Mexico Talea de Castro (Ext. Fermentation)

Roseline Coffee

About This Coffee

This coffee is from Talea de Castro in Sierra Norte, Oaxaca, Mexico, grown at 1,100-1,600 meters altitude. Led by producers Eber, Julieta, and Ariel representing ten coffee-producing families, this lot features extended fermentation processing where the coffee fermented in cherry for 48 hours, then was de-pulped and fermented in tanks for an additional 68 hours before drying for 10 days on patios. The varieties include Marsellesa, Sarchimor, and Typica. The flavor profile features notes of maraschino cherry, orange blossom, and banana bread. This is a light roast showcasing the complexity and depth of flavors from this special Oaxacan coffee-producing region.

Origin

Oaxaca (Mexico)

Flavor Notes

Maraschino Cherry, Orange Blossom, Banana Bread

Roast Level

Light

Processing

Extended Fermentation

Typology

Arabica
Marsellesa, Sarchimor, Typica
RC

Roseline Coffee

Marty Lopes founded Roseline Coffee in Portland in 2012, starting with a 1.5 kilo Proaster and upgrading within a year as demand grew.
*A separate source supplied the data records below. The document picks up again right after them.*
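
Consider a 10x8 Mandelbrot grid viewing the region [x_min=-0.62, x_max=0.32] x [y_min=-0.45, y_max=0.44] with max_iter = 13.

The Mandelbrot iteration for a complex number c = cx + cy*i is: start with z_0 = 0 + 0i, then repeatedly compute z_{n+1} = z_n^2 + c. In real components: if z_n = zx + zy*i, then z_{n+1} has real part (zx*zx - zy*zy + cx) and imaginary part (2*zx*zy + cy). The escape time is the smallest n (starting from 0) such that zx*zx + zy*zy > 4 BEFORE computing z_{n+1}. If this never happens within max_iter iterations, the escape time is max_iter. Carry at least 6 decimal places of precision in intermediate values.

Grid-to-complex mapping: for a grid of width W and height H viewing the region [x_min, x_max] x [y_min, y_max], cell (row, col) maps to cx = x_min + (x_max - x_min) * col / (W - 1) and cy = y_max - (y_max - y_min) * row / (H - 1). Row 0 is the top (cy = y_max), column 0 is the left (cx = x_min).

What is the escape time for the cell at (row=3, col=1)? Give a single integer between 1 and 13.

z_0 = 0 + 0i, c = -0.5156 + 0.0586i
Iter 1: z = -0.5156 + 0.0586i, |z|^2 = 0.2692
Iter 2: z = -0.2532 + -0.0018i, |z|^2 = 0.0641
Iter 3: z = -0.4515 + 0.0595i, |z|^2 = 0.2074
Iter 4: z = -0.3153 + 0.0049i, |z|^2 = 0.0994
Iter 5: z = -0.4162 + 0.0555i, |z|^2 = 0.1763
Iter 6: z = -0.3454 + 0.0124i, |z|^2 = 0.1195
Iter 7: z = -0.3964 + 0.0500i, |z|^2 = 0.1596
Iter 8: z = -0.3609 + 0.0189i, |z|^2 = 0.1306
Iter 9: z = -0.3856 + 0.0449i, |z|^2 = 0.1507
Iter 10: z = -0.3689 + 0.0239i, |z|^2 = 0.1366
Iter 11: z = -0.3801 + 0.0409i, |z|^2 = 0.1461
Iter 12: z = -0.3728 + 0.0275i, |z|^2 = 0.1397

Answer: 13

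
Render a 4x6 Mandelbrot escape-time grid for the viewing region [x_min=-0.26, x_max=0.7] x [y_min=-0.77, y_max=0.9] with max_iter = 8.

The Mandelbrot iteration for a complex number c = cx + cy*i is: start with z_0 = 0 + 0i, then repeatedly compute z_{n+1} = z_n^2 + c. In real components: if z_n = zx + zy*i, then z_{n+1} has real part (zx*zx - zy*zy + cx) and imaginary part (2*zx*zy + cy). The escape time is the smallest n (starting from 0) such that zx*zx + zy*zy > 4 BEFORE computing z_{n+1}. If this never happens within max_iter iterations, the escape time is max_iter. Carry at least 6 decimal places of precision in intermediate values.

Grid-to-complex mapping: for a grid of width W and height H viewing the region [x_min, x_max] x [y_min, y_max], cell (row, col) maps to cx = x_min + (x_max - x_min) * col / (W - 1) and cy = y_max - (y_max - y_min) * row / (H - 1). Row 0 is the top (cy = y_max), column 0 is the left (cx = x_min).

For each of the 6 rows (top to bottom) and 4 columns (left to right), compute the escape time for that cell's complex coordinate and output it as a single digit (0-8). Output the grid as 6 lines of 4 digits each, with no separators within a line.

(row=0, col=0): c = -0.2600 + 0.9000i → escape time 7
(row=0, col=1): c = 0.0600 + 0.9000i → escape time 6
(row=0, col=2): c = 0.3800 + 0.9000i → escape time 3
(row=0, col=3): c = 0.7000 + 0.9000i → escape time 2
(row=1, col=0): c = -0.2600 + 0.5660i → escape time 8
(row=1, col=1): c = 0.0600 + 0.5660i → escape time 8
(row=1, col=2): c = 0.3800 + 0.5660i → escape time 8
(row=1, col=3): c = 0.7000 + 0.5660i → escape time 3
(row=2, col=0): c = -0.2600 + 0.2320i → escape time 8
(row=2, col=1): c = 0.0600 + 0.2320i → escape time 8
(row=2, col=2): c = 0.3800 + 0.2320i → escape time 8
(row=2, col=3): c = 0.7000 + 0.2320i → escape time 3
(row=3, col=0): c = -0.2600 + -0.1020i → escape time 8
(row=3, col=1): c = 0.0600 + -0.1020i → escape time 8
(row=3, col=2): c = 0.3800 + -0.1020i → escape time 8
(row=3, col=3): c = 0.7000 + -0.1020i → escape time 3
(row=4, col=0): c = -0.2600 + -0.4360i → escape time 8
(row=4, col=1): c = 0.0600 + -0.4360i → escape time 8
(row=4, col=2): c = 0.3800 + -0.4360i → escape time 8
(row=4, col=3): c = 0.7000 + -0.4360i → escape time 3
(row=5, col=0): c = -0.2600 + -0.7700i → escape time 8
(row=5, col=1): c = 0.0600 + -0.7700i → escape time 8
(row=5, col=2): c = 0.3800 + -0.7700i → escape time 4
(row=5, col=3): c = 0.7000 + -0.7700i → escape time 3

Answer: 7632
8883
8883
8883
8883
8843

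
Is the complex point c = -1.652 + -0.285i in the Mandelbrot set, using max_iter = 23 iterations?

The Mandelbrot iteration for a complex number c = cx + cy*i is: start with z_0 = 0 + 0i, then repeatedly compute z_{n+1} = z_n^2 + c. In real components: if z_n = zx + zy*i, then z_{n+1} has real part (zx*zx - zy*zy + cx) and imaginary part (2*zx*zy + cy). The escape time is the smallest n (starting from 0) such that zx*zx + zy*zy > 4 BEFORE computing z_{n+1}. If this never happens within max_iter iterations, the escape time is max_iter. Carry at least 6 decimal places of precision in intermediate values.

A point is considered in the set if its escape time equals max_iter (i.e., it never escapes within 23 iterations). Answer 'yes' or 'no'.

Answer: no

Derivation:
z_0 = 0 + 0i, c = -1.6520 + -0.2850i
Iter 1: z = -1.6520 + -0.2850i, |z|^2 = 2.8103
Iter 2: z = 0.9959 + 0.6566i, |z|^2 = 1.4230
Iter 3: z = -1.0914 + 1.0229i, |z|^2 = 2.2374
Iter 4: z = -1.5071 + -2.5177i, |z|^2 = 8.6103
Escaped at iteration 4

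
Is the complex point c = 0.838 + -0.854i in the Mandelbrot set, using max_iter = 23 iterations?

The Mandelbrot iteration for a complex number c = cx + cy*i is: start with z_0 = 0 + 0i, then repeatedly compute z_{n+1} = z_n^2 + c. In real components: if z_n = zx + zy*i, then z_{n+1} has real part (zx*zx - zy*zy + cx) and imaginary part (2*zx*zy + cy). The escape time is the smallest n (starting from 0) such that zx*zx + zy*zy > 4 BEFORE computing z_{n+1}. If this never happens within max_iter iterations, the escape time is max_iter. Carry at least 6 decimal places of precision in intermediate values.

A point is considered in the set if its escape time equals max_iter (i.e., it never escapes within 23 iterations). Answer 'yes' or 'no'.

z_0 = 0 + 0i, c = 0.8380 + -0.8540i
Iter 1: z = 0.8380 + -0.8540i, |z|^2 = 1.4316
Iter 2: z = 0.8109 + -2.2853i, |z|^2 = 5.8802
Escaped at iteration 2

Answer: no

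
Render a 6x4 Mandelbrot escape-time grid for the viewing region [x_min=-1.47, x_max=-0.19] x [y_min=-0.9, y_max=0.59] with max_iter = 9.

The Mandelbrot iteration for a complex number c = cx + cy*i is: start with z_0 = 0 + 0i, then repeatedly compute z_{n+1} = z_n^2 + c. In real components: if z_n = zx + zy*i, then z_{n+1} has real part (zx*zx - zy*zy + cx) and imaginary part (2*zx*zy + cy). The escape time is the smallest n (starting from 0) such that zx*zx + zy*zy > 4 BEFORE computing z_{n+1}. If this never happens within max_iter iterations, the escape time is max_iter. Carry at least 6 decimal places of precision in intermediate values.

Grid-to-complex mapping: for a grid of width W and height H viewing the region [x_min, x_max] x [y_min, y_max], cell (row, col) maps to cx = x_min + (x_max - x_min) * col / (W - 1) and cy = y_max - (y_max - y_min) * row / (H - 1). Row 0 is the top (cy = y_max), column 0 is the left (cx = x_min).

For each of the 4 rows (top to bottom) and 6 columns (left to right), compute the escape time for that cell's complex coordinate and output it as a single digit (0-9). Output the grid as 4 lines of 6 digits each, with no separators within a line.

(row=0, col=0): c = -1.4700 + 0.5900i → escape time 3
(row=0, col=1): c = -1.2140 + 0.5900i → escape time 3
(row=0, col=2): c = -0.9580 + 0.5900i → escape time 5
(row=0, col=3): c = -0.7020 + 0.5900i → escape time 6
(row=0, col=4): c = -0.4460 + 0.5900i → escape time 9
(row=0, col=5): c = -0.1900 + 0.5900i → escape time 9
(row=1, col=0): c = -1.4700 + 0.0933i → escape time 7
(row=1, col=1): c = -1.2140 + 0.0933i → escape time 9
(row=1, col=2): c = -0.9580 + 0.0933i → escape time 9
(row=1, col=3): c = -0.7020 + 0.0933i → escape time 9
(row=1, col=4): c = -0.4460 + 0.0933i → escape time 9
(row=1, col=5): c = -0.1900 + 0.0933i → escape time 9
(row=2, col=0): c = -1.4700 + -0.4033i → escape time 4
(row=2, col=1): c = -1.2140 + -0.4033i → escape time 7
(row=2, col=2): c = -0.9580 + -0.4033i → escape time 7
(row=2, col=3): c = -0.7020 + -0.4033i → escape time 9
(row=2, col=4): c = -0.4460 + -0.4033i → escape time 9
(row=2, col=5): c = -0.1900 + -0.4033i → escape time 9
(row=3, col=0): c = -1.4700 + -0.9000i → escape time 3
(row=3, col=1): c = -1.2140 + -0.9000i → escape time 3
(row=3, col=2): c = -0.9580 + -0.9000i → escape time 3
(row=3, col=3): c = -0.7020 + -0.9000i → escape time 4
(row=3, col=4): c = -0.4460 + -0.9000i → escape time 5
(row=3, col=5): c = -0.1900 + -0.9000i → escape time 9

Answer: 335699
799999
477999
333459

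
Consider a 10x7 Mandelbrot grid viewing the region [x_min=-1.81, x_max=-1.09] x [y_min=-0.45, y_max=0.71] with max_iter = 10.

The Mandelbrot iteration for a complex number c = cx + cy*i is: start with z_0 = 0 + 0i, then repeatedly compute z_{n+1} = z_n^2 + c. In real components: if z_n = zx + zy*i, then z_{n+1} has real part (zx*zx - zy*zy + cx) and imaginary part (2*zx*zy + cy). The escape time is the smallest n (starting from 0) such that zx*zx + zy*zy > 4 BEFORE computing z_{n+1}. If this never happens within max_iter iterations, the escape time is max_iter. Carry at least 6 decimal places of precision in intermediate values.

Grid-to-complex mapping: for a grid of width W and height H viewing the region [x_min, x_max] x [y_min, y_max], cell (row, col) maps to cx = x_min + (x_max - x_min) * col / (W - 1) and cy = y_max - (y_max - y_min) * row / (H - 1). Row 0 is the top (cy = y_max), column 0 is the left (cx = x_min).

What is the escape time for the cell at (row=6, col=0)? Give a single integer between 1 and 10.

z_0 = 0 + 0i, c = -1.8100 + -0.4500i
Iter 1: z = -1.8100 + -0.4500i, |z|^2 = 3.4786
Iter 2: z = 1.2636 + 1.1790i, |z|^2 = 2.9867
Iter 3: z = -1.6034 + 2.5296i, |z|^2 = 8.9695
Escaped at iteration 3

Answer: 3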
A former coffee buyer at Barista PDX and Thomas Hammer Coffee Roasters, Lopes built the operation around precision, consistency, and a deep respect for the coffees themselves. Sourcing is driven by team consensus from blind cuppings rather than price lists, and the roastery maintains long standing relationships with farmers across Ethiopia, Kenya, Colombia, Guatemala, and Burundi. The name references Portland's Rose City identity and the roseline pattern in latte art, a nod to the intersection of craft and creativity that defines the brand. Roseline was named a finalist in the 2024 Sprudge Design Awards for both its roasting facility and its packaging.